Tag 6: Strecke, Strecke, Strecke!
Petrus will kein Erbarmen haben und schickt uns Regen ins Mittelmeer-Paradies in Kanada, also ab zurück auf die Straße. Das Ziel für heute: die Rocky Mountains. Heute Nacht hat es geregnet und das schöne Mittelmeer-Flair ist mit den Regentropfen verflogen. Eigentlich hatten wir vor, noch eine Nacht am Okanagan Lake zu bleiben, am See zu relaxen und zu plantschen, aber Faulsein will verdient und uns noch nicht gegönnt sein. Stattdessen belohnen wir uns (wofür eigentlich?) mit einem erneuten Shopping-Exzess in der Mall von Kelowna. Wir haben ja nicht schon halb Vancouver leer gekauft…
Danach zieht es unseren Siggi ab auf die Straße. Wir brechen auf in Richtung Rockys. Ade Zivilisation, hallo Wildnis! Weite Wälder, einsame Straßen, dicke Wolkendecken und viel Niederschlag bestimmen das Bild. Als der erste Zug neben uns entlang fährt, verschlägt es uns fast die Sprache. Wie viele Kilometer ist der denn lang? In Revelstoke hält uns nichts, die Berge versinken im Nebel und es regnet und regnet. Ich tausche meine kurze Hose gegen eine lange Jogginghose. Werde den Camper bei dem Wetter heute nicht mehr verlassen, also no need to look perfect. Entlang der Bahnschienen und verlassener Landschaft, kleiner Ortschaften, die aus drei Häusern bestehen, vorbei an vielen Rehen streifen wir den Glacier National Park und heizen durch bis nach Golden. Von seiner goldenen Seite zeigt sich das alte Eisenbahn-Örtchen nicht. Es regnet auch hier und es ist kalt, als wir spät am Abend hier ankommen. Unser Campground liegt am Ortsrand, mitten im Wald. Als wir mit unserem Feierabend-Drink unter der Markise vor unserem Siggi sitzen, eingemummelt in einem dicken Fleecepulli, finden wir es ziemlich aufregend, dass da jeden Moment vor uns ein Bär aus dem Wald stiefeln könnte. Die Waschhäuser haben doppelte Türen, was irgendwie für sich spricht. Weiter hinten schlägt ein Radfahrer sein Nachtlager auf. Wir beobachten wie er eine Plane am Baum einhängt und sich drunter legt. Ist das sein ernst?
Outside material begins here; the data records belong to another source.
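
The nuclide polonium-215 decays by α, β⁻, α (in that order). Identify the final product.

Tl-207

Start: (A, Z) = (215, 84).
After α: (211, 82).
After β⁻: (211, 83).
After α: (207, 81).
Z = 81 is thallium.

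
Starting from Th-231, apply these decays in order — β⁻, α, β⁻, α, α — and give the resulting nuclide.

Start: (A, Z) = (231, 90).
After β⁻: (231, 91).
After α: (227, 89).
After β⁻: (227, 90).
After α: (223, 88).
After α: (219, 86).
Z = 86 is radon.

Rn-219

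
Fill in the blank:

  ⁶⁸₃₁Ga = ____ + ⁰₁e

Zn-68

Conserve mass number: 68 = A + 0, so A = 68.
Conserve atomic number: 31 = Z + 1, so Z = 30.
Z = 30 is zinc, so the species is ⁶⁸₃₀Zn.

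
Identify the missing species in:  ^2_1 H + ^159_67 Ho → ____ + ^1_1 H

Ho-160

Conserve mass number: 2 + 159 = A + 1, so A = 160.
Conserve atomic number: 1 + 67 = Z + 1, so Z = 67.
Z = 67 is holmium, so the species is ^160_67 Ho.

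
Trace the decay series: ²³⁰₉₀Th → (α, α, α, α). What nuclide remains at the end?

Start: (A, Z) = (230, 90).
After α: (226, 88).
After α: (222, 86).
After α: (218, 84).
After α: (214, 82).
Z = 82 is lead.

Pb-214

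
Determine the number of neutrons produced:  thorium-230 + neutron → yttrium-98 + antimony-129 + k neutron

4

Conserve mass number: 231 = 98 + 129 + k, so k = 231 − 227 = 4.
Check atomic number: 90 = 39 + 51 + 0 = 90. ✓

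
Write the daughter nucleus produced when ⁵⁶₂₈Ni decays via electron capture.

Electron capture: mass number changes by +0, atomic number by -1.
A: 56 = 56; Z: 28 − 1 = 27.
Z = 27 is cobalt, so the daughter is ⁵⁶₂₇Co.

Co-56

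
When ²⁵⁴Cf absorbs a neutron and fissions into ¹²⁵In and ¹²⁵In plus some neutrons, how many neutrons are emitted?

5

Conserve mass number: 255 = 125 + 125 + k, so k = 255 − 250 = 5.
Check atomic number: 98 = 49 + 49 + 0 = 98. ✓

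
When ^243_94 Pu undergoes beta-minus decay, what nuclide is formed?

Beta-minus decay: mass number changes by +0, atomic number by +1.
A: 243 = 243; Z: 94 + 1 = 95.
Z = 95 is americium, so the daughter is ^243_95 Am.

Am-243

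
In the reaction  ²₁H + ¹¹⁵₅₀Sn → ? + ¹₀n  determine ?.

Sb-116

Conserve mass number: 2 + 115 = A + 1, so A = 116.
Conserve atomic number: 1 + 50 = Z + 0, so Z = 51.
Z = 51 is antimony, so the species is ¹¹⁶₅₁Sb.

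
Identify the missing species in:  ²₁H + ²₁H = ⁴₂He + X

gamma ray

Conserve mass number: 2 + 2 = 4 + A, so A = 0.
Conserve atomic number: 1 + 1 = 2 + Z, so Z = 0.
A = 0 and Z = 0 is ⁰₀γ — a gamma ray.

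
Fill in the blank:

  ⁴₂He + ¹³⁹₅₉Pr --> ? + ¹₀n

Conserve mass number: 4 + 139 = A + 1, so A = 142.
Conserve atomic number: 2 + 59 = Z + 0, so Z = 61.
Z = 61 is promethium, so the species is ¹⁴²₆₁Pm.

Pm-142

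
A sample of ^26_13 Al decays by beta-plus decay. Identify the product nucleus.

Beta-plus decay: mass number changes by +0, atomic number by -1.
A: 26 = 26; Z: 13 − 1 = 12.
Z = 12 is magnesium, so the daughter is ^26_12 Mg.

Mg-26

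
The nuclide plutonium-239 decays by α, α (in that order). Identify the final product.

Start: (A, Z) = (239, 94).
After α: (235, 92).
After α: (231, 90).
Z = 90 is thorium.

Th-231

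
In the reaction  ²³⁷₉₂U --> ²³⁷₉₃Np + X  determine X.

Conserve mass number: 237 = 237 + A, so A = 0.
Conserve atomic number: 92 = 93 + Z, so Z = -1.
A = 0 and Z = -1 is ⁰₋₁e — a beta-minus particle.

beta-minus particle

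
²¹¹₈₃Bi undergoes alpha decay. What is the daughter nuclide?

Alpha decay: mass number changes by -4, atomic number by -2.
A: 211 − 4 = 207; Z: 83 − 2 = 81.
Z = 81 is thallium, so the daughter is ²⁰⁷₈₁Tl.

Tl-207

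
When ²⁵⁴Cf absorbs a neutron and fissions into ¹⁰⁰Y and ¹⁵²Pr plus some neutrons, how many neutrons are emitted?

3

Conserve mass number: 255 = 100 + 152 + k, so k = 255 − 252 = 3.
Check atomic number: 98 = 39 + 59 + 0 = 98. ✓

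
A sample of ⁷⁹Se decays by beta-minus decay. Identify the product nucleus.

Br-79

Beta-minus decay: mass number changes by +0, atomic number by +1.
A: 79 = 79; Z: 34 + 1 = 35.
Z = 35 is bromine, so the daughter is ⁷⁹Br.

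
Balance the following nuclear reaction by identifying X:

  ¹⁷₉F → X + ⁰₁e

O-17

Conserve mass number: 17 = A + 0, so A = 17.
Conserve atomic number: 9 = Z + 1, so Z = 8.
Z = 8 is oxygen, so the species is ¹⁷₈O.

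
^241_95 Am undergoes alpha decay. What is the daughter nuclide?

Alpha decay: mass number changes by -4, atomic number by -2.
A: 241 − 4 = 237; Z: 95 − 2 = 93.
Z = 93 is neptunium, so the daughter is ^237_93 Np.

Np-237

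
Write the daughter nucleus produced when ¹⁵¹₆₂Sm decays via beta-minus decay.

Eu-151

Beta-minus decay: mass number changes by +0, atomic number by +1.
A: 151 = 151; Z: 62 + 1 = 63.
Z = 63 is europium, so the daughter is ¹⁵¹₆₃Eu.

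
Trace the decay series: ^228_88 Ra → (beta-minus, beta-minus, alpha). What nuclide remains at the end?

Start: (A, Z) = (228, 88).
After β⁻: (228, 89).
After β⁻: (228, 90).
After α: (224, 88).
Z = 88 is radium.

Ra-224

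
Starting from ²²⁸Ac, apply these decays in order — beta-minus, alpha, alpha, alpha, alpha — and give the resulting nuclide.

Pb-212

Start: (A, Z) = (228, 89).
After β⁻: (228, 90).
After α: (224, 88).
After α: (220, 86).
After α: (216, 84).
After α: (212, 82).
Z = 82 is lead.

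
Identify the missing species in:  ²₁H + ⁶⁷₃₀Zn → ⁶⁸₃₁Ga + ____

Conserve mass number: 2 + 67 = 68 + A, so A = 1.
Conserve atomic number: 1 + 30 = 31 + Z, so Z = 0.
A = 1 and Z = 0 is ¹₀n — a neutron.

neutron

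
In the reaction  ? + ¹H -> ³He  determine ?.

deuteron

Conserve mass number: A + 1 = 3, so A = 2.
Conserve atomic number: Z + 1 = 2, so Z = 1.
A = 2 and Z = 1 is ²H — a deuteron.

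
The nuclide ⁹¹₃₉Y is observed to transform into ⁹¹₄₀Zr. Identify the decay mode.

ΔA = 91 − 91 = 0; ΔZ = 40 − 39 = +1.
A is unchanged and Z rises by 1 — a neutron has become a proton (β⁻ decay).

beta-minus decay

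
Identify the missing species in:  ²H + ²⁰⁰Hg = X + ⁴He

Au-198

Conserve mass number: 2 + 200 = A + 4, so A = 198.
Conserve atomic number: 1 + 80 = Z + 2, so Z = 79.
Z = 79 is gold, so the species is ¹⁹⁸Au.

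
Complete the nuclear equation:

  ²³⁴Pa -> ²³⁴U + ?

Conserve mass number: 234 = 234 + A, so A = 0.
Conserve atomic number: 91 = 92 + Z, so Z = -1.
A = 0 and Z = -1 is e⁻ — a beta-minus particle.

beta-minus particle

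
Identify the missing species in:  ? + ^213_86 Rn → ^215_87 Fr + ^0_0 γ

Conserve mass number: A + 213 = 215 + 0, so A = 2.
Conserve atomic number: Z + 86 = 87 + 0, so Z = 1.
A = 2 and Z = 1 is ^2_1 H — a deuteron.

deuteron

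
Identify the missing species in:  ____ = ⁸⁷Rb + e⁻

Conserve mass number: A = 87 + 0, so A = 87.
Conserve atomic number: Z = 37 − 1, so Z = 36.
Z = 36 is krypton, so the species is ⁸⁷Kr.

Kr-87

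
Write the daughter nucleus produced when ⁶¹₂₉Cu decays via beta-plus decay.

Beta-plus decay: mass number changes by +0, atomic number by -1.
A: 61 = 61; Z: 29 − 1 = 28.
Z = 28 is nickel, so the daughter is ⁶¹₂₈Ni.

Ni-61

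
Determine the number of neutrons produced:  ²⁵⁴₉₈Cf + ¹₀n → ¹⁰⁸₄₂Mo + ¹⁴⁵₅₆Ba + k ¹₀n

2

Conserve mass number: 255 = 108 + 145 + k, so k = 255 − 253 = 2.
Check atomic number: 98 = 42 + 56 + 0 = 98. ✓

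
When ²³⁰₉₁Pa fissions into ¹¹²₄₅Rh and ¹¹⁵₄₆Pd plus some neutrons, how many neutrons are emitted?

Conserve mass number: 230 = 112 + 115 + k, so k = 230 − 227 = 3.
Check atomic number: 91 = 45 + 46 + 0 = 91. ✓

3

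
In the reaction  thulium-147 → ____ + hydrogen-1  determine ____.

Conserve mass number: 147 = A + 1, so A = 146.
Conserve atomic number: 69 = Z + 1, so Z = 68.
Z = 68 is erbium, so the species is erbium-146.

Er-146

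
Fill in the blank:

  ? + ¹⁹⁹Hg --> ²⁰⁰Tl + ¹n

Conserve mass number: A + 199 = 200 + 1, so A = 2.
Conserve atomic number: Z + 80 = 81 + 0, so Z = 1.
A = 2 and Z = 1 is ²H — a deuteron.

deuteron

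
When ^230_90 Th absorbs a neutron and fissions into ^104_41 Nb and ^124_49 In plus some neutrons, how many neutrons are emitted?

3

Conserve mass number: 231 = 104 + 124 + k, so k = 231 − 228 = 3.
Check atomic number: 90 = 41 + 49 + 0 = 90. ✓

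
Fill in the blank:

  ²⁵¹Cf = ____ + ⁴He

Cm-247

Conserve mass number: 251 = A + 4, so A = 247.
Conserve atomic number: 98 = Z + 2, so Z = 96.
Z = 96 is curium, so the species is ²⁴⁷Cm.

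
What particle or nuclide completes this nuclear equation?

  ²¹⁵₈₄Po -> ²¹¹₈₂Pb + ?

Conserve mass number: 215 = 211 + A, so A = 4.
Conserve atomic number: 84 = 82 + Z, so Z = 2.
A = 4 and Z = 2 is ⁴₂He — an alpha particle.

alpha particle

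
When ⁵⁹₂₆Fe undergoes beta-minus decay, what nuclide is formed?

Co-59

Beta-minus decay: mass number changes by +0, atomic number by +1.
A: 59 = 59; Z: 26 + 1 = 27.
Z = 27 is cobalt, so the daughter is ⁵⁹₂₇Co.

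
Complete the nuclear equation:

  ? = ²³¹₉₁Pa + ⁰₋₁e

Conserve mass number: A = 231 + 0, so A = 231.
Conserve atomic number: Z = 91 − 1, so Z = 90.
Z = 90 is thorium, so the species is ²³¹₉₀Th.

Th-231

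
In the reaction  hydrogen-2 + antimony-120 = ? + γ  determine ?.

Conserve mass number: 2 + 120 = A + 0, so A = 122.
Conserve atomic number: 1 + 51 = Z + 0, so Z = 52.
Z = 52 is tellurium, so the species is tellurium-122.

Te-122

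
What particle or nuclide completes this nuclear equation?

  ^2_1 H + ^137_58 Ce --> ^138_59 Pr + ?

Conserve mass number: 2 + 137 = 138 + A, so A = 1.
Conserve atomic number: 1 + 58 = 59 + Z, so Z = 0.
A = 1 and Z = 0 is ^1_0 n — a neutron.

neutron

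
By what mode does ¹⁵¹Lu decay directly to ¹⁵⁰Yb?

ΔA = 150 − 151 = -1; ΔZ = 70 − 71 = -1.
A drops by 1 and Z drops by 1 — a proton was emitted.

proton emission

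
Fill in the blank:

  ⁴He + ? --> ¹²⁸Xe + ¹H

I-125

Conserve mass number: 4 + A = 128 + 1, so A = 125.
Conserve atomic number: 2 + Z = 54 + 1, so Z = 53.
Z = 53 is iodine, so the species is ¹²⁵I.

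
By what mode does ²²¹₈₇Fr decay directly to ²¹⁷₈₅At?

ΔA = 217 − 221 = -4; ΔZ = 85 − 87 = -2.
A drops by 4 and Z drops by 2 — the signature of alpha emission.

alpha decay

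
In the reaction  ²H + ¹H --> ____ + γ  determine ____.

He-3

Conserve mass number: 2 + 1 = A + 0, so A = 3.
Conserve atomic number: 1 + 1 = Z + 0, so Z = 2.
Z = 2 is helium, so the species is ³He.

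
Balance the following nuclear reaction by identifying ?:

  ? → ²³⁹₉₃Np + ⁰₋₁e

Conserve mass number: A = 239 + 0, so A = 239.
Conserve atomic number: Z = 93 − 1, so Z = 92.
Z = 92 is uranium, so the species is ²³⁹₉₂U.

U-239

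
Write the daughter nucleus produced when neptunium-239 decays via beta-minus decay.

Pu-239

Beta-minus decay: mass number changes by +0, atomic number by +1.
A: 239 = 239; Z: 93 + 1 = 94.
Z = 94 is plutonium, so the daughter is plutonium-239.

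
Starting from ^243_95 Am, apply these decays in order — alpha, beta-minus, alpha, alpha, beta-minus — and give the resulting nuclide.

Start: (A, Z) = (243, 95).
After α: (239, 93).
After β⁻: (239, 94).
After α: (235, 92).
After α: (231, 90).
After β⁻: (231, 91).
Z = 91 is protactinium.

Pa-231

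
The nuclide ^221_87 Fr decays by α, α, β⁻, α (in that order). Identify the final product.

Start: (A, Z) = (221, 87).
After α: (217, 85).
After α: (213, 83).
After β⁻: (213, 84).
After α: (209, 82).
Z = 82 is lead.

Pb-209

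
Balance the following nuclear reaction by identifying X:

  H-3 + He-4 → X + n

Conserve mass number: 3 + 4 = A + 1, so A = 6.
Conserve atomic number: 1 + 2 = Z + 0, so Z = 3.
Z = 3 is lithium, so the species is Li-6.

Li-6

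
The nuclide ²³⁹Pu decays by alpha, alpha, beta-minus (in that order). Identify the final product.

Pa-231

Start: (A, Z) = (239, 94).
After α: (235, 92).
After α: (231, 90).
After β⁻: (231, 91).
Z = 91 is protactinium.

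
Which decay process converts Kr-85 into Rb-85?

beta-minus decay

ΔA = 85 − 85 = 0; ΔZ = 37 − 36 = +1.
A is unchanged and Z rises by 1 — a neutron has become a proton (β⁻ decay).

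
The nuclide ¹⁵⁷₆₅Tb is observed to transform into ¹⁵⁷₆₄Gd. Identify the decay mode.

beta-plus decay or electron capture

ΔA = 157 − 157 = 0; ΔZ = 64 − 65 = -1.
A is unchanged and Z drops by 1 — a proton has become a neutron (β⁺ emission or electron capture).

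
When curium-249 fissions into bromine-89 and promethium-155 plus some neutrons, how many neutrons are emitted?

Conserve mass number: 249 = 89 + 155 + k, so k = 249 − 244 = 5.
Check atomic number: 96 = 35 + 61 + 0 = 96. ✓

5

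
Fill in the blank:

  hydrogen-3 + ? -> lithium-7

alpha particle

Conserve mass number: 3 + A = 7, so A = 4.
Conserve atomic number: 1 + Z = 3, so Z = 2.
A = 4 and Z = 2 is helium-4 — an alpha particle.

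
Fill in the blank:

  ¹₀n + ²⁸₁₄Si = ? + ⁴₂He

Mg-25

Conserve mass number: 1 + 28 = A + 4, so A = 25.
Conserve atomic number: 0 + 14 = Z + 2, so Z = 12.
Z = 12 is magnesium, so the species is ²⁵₁₂Mg.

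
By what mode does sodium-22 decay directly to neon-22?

ΔA = 22 − 22 = 0; ΔZ = 10 − 11 = -1.
A is unchanged and Z drops by 1 — a proton has become a neutron (β⁺ emission or electron capture).

beta-plus decay or electron capture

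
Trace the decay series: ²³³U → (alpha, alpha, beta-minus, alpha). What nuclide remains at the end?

Start: (A, Z) = (233, 92).
After α: (229, 90).
After α: (225, 88).
After β⁻: (225, 89).
After α: (221, 87).
Z = 87 is francium.

Fr-221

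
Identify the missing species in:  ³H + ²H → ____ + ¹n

Conserve mass number: 3 + 2 = A + 1, so A = 4.
Conserve atomic number: 1 + 1 = Z + 0, so Z = 2.
A = 4 and Z = 2 is ⁴He — an alpha particle.

He-4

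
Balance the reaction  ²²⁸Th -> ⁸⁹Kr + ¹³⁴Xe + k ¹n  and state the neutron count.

Conserve mass number: 228 = 89 + 134 + k, so k = 228 − 223 = 5.
Check atomic number: 90 = 36 + 54 + 0 = 90. ✓

5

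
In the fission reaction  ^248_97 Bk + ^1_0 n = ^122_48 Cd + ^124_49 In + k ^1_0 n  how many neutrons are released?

Conserve mass number: 249 = 122 + 124 + k, so k = 249 − 246 = 3.
Check atomic number: 97 = 48 + 49 + 0 = 97. ✓

3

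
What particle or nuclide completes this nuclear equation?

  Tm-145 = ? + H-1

Conserve mass number: 145 = A + 1, so A = 144.
Conserve atomic number: 69 = Z + 1, so Z = 68.
Z = 68 is erbium, so the species is Er-144.

Er-144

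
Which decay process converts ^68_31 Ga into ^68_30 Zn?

beta-plus decay or electron capture

ΔA = 68 − 68 = 0; ΔZ = 30 − 31 = -1.
A is unchanged and Z drops by 1 — a proton has become a neutron (β⁺ emission or electron capture).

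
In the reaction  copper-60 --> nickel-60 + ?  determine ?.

positron

Conserve mass number: 60 = 60 + A, so A = 0.
Conserve atomic number: 29 = 28 + Z, so Z = 1.
A = 0 and Z = 1 is e⁺ — a positron.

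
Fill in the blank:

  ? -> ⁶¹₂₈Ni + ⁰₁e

Conserve mass number: A = 61 + 0, so A = 61.
Conserve atomic number: Z = 28 + 1, so Z = 29.
Z = 29 is copper, so the species is ⁶¹₂₉Cu.

Cu-61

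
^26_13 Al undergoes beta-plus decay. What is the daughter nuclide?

Mg-26

Beta-plus decay: mass number changes by +0, atomic number by -1.
A: 26 = 26; Z: 13 − 1 = 12.
Z = 12 is magnesium, so the daughter is ^26_12 Mg.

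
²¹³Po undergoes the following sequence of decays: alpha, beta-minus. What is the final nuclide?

Start: (A, Z) = (213, 84).
After α: (209, 82).
After β⁻: (209, 83).
Z = 83 is bismuth.

Bi-209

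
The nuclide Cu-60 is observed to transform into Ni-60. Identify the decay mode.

beta-plus decay or electron capture

ΔA = 60 − 60 = 0; ΔZ = 28 − 29 = -1.
A is unchanged and Z drops by 1 — a proton has become a neutron (β⁺ emission or electron capture).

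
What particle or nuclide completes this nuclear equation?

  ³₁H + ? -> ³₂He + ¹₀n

Conserve mass number: 3 + A = 3 + 1, so A = 1.
Conserve atomic number: 1 + Z = 2 + 0, so Z = 1.
A = 1 and Z = 1 is ¹₁H — a proton.

proton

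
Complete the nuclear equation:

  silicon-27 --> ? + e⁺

Al-27

Conserve mass number: 27 = A + 0, so A = 27.
Conserve atomic number: 14 = Z + 1, so Z = 13.
Z = 13 is aluminium, so the species is aluminium-27.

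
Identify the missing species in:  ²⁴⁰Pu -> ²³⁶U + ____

Conserve mass number: 240 = 236 + A, so A = 4.
Conserve atomic number: 94 = 92 + Z, so Z = 2.
A = 4 and Z = 2 is ⁴He — an alpha particle.

alpha particle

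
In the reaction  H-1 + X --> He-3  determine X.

deuteron

Conserve mass number: 1 + A = 3, so A = 2.
Conserve atomic number: 1 + Z = 2, so Z = 1.
A = 2 and Z = 1 is H-2 — a deuteron.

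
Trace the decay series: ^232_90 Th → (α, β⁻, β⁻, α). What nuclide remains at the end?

Start: (A, Z) = (232, 90).
After α: (228, 88).
After β⁻: (228, 89).
After β⁻: (228, 90).
After α: (224, 88).
Z = 88 is radium.

Ra-224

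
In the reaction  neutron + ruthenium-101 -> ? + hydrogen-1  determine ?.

Conserve mass number: 1 + 101 = A + 1, so A = 101.
Conserve atomic number: 0 + 44 = Z + 1, so Z = 43.
Z = 43 is technetium, so the species is technetium-101.

Tc-101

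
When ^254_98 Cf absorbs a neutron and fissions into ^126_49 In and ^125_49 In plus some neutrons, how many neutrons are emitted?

Conserve mass number: 255 = 126 + 125 + k, so k = 255 − 251 = 4.
Check atomic number: 98 = 49 + 49 + 0 = 98. ✓

4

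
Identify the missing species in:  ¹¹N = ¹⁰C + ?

Conserve mass number: 11 = 10 + A, so A = 1.
Conserve atomic number: 7 = 6 + Z, so Z = 1.
A = 1 and Z = 1 is ¹H — a proton.

proton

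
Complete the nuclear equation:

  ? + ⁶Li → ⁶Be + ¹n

proton

Conserve mass number: A + 6 = 6 + 1, so A = 1.
Conserve atomic number: Z + 3 = 4 + 0, so Z = 1.
A = 1 and Z = 1 is ¹H — a proton.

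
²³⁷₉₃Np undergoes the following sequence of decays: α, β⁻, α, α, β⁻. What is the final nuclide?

Start: (A, Z) = (237, 93).
After α: (233, 91).
After β⁻: (233, 92).
After α: (229, 90).
After α: (225, 88).
After β⁻: (225, 89).
Z = 89 is actinium.

Ac-225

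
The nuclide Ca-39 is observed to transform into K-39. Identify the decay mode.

beta-plus decay or electron capture

ΔA = 39 − 39 = 0; ΔZ = 19 − 20 = -1.
A is unchanged and Z drops by 1 — a proton has become a neutron (β⁺ emission or electron capture).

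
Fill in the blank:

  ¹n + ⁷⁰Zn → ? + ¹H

Cu-70

Conserve mass number: 1 + 70 = A + 1, so A = 70.
Conserve atomic number: 0 + 30 = Z + 1, so Z = 29.
Z = 29 is copper, so the species is ⁷⁰Cu.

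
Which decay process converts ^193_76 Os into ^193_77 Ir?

beta-minus decay

ΔA = 193 − 193 = 0; ΔZ = 77 − 76 = +1.
A is unchanged and Z rises by 1 — a neutron has become a proton (β⁻ decay).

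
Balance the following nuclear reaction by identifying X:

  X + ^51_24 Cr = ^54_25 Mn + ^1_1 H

alpha particle

Conserve mass number: A + 51 = 54 + 1, so A = 4.
Conserve atomic number: Z + 24 = 25 + 1, so Z = 2.
A = 4 and Z = 2 is ^4_2 He — an alpha particle.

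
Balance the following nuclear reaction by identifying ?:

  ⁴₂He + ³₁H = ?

Li-7

Conserve mass number: 4 + 3 = A, so A = 7.
Conserve atomic number: 2 + 1 = Z, so Z = 3.
Z = 3 is lithium, so the species is ⁷₃Li.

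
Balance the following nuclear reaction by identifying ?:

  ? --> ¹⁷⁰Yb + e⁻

Conserve mass number: A = 170 + 0, so A = 170.
Conserve atomic number: Z = 70 − 1, so Z = 69.
Z = 69 is thulium, so the species is ¹⁷⁰Tm.

Tm-170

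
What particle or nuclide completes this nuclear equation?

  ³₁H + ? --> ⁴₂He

Conserve mass number: 3 + A = 4, so A = 1.
Conserve atomic number: 1 + Z = 2, so Z = 1.
A = 1 and Z = 1 is ¹₁H — a proton.

proton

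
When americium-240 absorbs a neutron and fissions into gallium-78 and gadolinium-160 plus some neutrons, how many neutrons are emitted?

Conserve mass number: 241 = 78 + 160 + k, so k = 241 − 238 = 3.
Check atomic number: 95 = 31 + 64 + 0 = 95. ✓

3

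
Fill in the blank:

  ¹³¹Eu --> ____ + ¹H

Sm-130

Conserve mass number: 131 = A + 1, so A = 130.
Conserve atomic number: 63 = Z + 1, so Z = 62.
Z = 62 is samarium, so the species is ¹³⁰Sm.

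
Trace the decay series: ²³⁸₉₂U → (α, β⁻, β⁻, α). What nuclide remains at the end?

Start: (A, Z) = (238, 92).
After α: (234, 90).
After β⁻: (234, 91).
After β⁻: (234, 92).
After α: (230, 90).
Z = 90 is thorium.

Th-230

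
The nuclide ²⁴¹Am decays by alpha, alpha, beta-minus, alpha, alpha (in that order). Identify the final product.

Start: (A, Z) = (241, 95).
After α: (237, 93).
After α: (233, 91).
After β⁻: (233, 92).
After α: (229, 90).
After α: (225, 88).
Z = 88 is radium.

Ra-225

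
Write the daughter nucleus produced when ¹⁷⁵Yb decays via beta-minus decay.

Beta-minus decay: mass number changes by +0, atomic number by +1.
A: 175 = 175; Z: 70 + 1 = 71.
Z = 71 is lutetium, so the daughter is ¹⁷⁵Lu.

Lu-175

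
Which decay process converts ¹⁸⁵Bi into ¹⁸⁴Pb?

ΔA = 184 − 185 = -1; ΔZ = 82 − 83 = -1.
A drops by 1 and Z drops by 1 — a proton was emitted.

proton emission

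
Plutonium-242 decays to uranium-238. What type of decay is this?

ΔA = 238 − 242 = -4; ΔZ = 92 − 94 = -2.
A drops by 4 and Z drops by 2 — the signature of alpha emission.

alpha decay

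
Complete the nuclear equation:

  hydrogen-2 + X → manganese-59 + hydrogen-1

Mn-58

Conserve mass number: 2 + A = 59 + 1, so A = 58.
Conserve atomic number: 1 + Z = 25 + 1, so Z = 25.
Z = 25 is manganese, so the species is manganese-58.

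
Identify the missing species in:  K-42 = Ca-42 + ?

Conserve mass number: 42 = 42 + A, so A = 0.
Conserve atomic number: 19 = 20 + Z, so Z = -1.
A = 0 and Z = -1 is e⁻ — a beta-minus particle.

beta-minus particle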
Es regnet, ist kalt und wir sitzen mitten in der Wildnis und der Kerl liegt quasi ausgeliefert auf dem nackten Waldboden. „Soll ich fragen, ob er zu uns in den Camper kommen will?“, frage ich Manu, als wir im aufgeheizten Siggi unsere riesen Portion Spagetti Bolognese verdrücken. „Ich glaube, wer sowas macht, will das Wildnis-Feeling mit all seinen Facetten.“ Also ich weiß nicht, wer will denn bitte so Urlaub machen? Sollte er anklopfen, darf er jedenfalls gerne rein kommen. Natürlich wird er nicht anklopfen. Es ist mittlerweile 23 Uhr, wir waren eben das Geschirr abspülen am Waschhaus und fragen uns, ob wir da mit der Zeitverschiebung was verpasst haben, denn es ist noch immer hell. Wow, lange Tage im Juni, das hat schon was! Später kuscheln wir uns wieder in unsere warme Schlafhöhle. „Gute Nacht, Schatz, gute Nacht, Siggi. Es ist schön, dass es dich gibt! Schlaf gut!“ „Ich hoffe, du meinst mich,“ murmelt Manu schon im Halbschlaf, als er sich umdreht. Na klar. Auch!
Tag 7: It’s getting hot in here. Aber nur in here!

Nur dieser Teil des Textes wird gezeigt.